What do you cook when you are cooking for one?
- Megiac Oct 19, 2007 02:41 PM
For me, much of the joy of cooking is sitting down and sharing the meal with friends or someone you love. Thus, while we cook from scratch on weeknights and usually have a more elaborate meal on Sunday evening, when my husband goes out of town and leaves me alone, I resort to convenience food-- Kraft macaroni and cheese, Stouffer's french bread pizza, etc. I have a hard time getting the initiative up to truly cook for myself.
I'd like to change this. So, what do you all prepare when cooking for one?
I am incapable of cooking for one without resorting to convenience food, like yourself.
My SO is out of town for the weekend and I'm cooking dinner right now; soft corn tortillas with spiced black beans, homemade tomato salsa, avocado, feta and sriracha (comfort food, admittedly). There will be enough for lunches until Sunday ;)
And many others if you do a search on Amazon or elsewhere.
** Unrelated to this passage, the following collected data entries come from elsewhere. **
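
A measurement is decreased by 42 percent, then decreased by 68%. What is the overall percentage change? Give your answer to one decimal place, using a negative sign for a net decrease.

-81.4%

The combined multiplier is 0.58 × 0.32 = 0.1856.
That corresponds to a decrease of 81.4%.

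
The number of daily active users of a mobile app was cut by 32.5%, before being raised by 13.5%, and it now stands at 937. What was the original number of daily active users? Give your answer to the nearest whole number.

1,223

The overall multiplier applied was 0.675 × 1.135 = 0.766125.
So the original number of daily active users was 937 ÷ 0.766125 ≈ 1,223.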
I also do things like a roasted chicken breast (bone in, skin on) on a cut up potato (fits in the toaster oven if you have one) and a steamed vegetable...takes about 5 minutes to get it into the oven and about 30 minutes to cook. Another favorite option is do it yourself convenience foods. My wife and I are both fans of mac and cheese which we put into large ramekins or oven safe dishes and freeze as individual servings. Works with lasagna, too. For both, I put them in a cold oven, and they take about an hour to defrost and heat through. Add some bread (we cut up baguettes and freeze them in pieces so we can easily grab a couple of pieces) and some salad and it works well.
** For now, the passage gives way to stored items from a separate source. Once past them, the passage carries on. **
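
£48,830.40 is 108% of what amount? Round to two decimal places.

£45,213.33

£48,830.40 ÷ 1.08 ≈ £45,213.33.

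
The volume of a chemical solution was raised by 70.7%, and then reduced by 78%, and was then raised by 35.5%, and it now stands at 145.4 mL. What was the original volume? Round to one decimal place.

285.7 mL

Undoing the 35.5% increase: 145.4 ÷ 1.355 ≈ 107.306273.
Undoing the 78% decrease: 107.306273 ÷ 0.22 ≈ 487.755786.
Undoing the 70.7% increase: 487.755786 ÷ 1.707 ≈ 285.7 mL.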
Another trick I use is to help with portioning. I'll use ramen noodles or a pack of fresh udon noodles which are usually about right for one dinner (at least for me) and toss the seasoning packet. With the ramen, I'll put them on to boil and then slice a chicken breast or thigh or a boneless pork chop or small steak, saute it on high and season it however you like...often some hoisin and chili sauce or one of the black bean sauces available that isn't loaded with nasty stuff, then toss in some snap peas or spinach or asparagus...add the cooked or fresh noodles and warm it all through.
For me, it's about getting the portions right, so having something pre-portioned or having it obvious what to use (the one chicken breast/one potato thing) makes it a lot easier.
You can do soups or stews and freeze into single servings.
Another thing is to cook enough of whatever you make the last day your husband is around to carry through for leftovers. Maybe stew, chili, turkey breast, oven-stuffer sized chicken (w/ or w/o stuffing), meatloaf, london broil. Leftover beef, chicken and/or turkey can be mixed with wokked or sauteed veggies, for a one-pan dinner. Some markets have cut up assorted fresh veggies in a package in the produce section, so all you have to do is stir-fry the veggies and add the leftover cooked meat before the end and you don't have a bunch of assorted half-cut veggies floating around your fridge.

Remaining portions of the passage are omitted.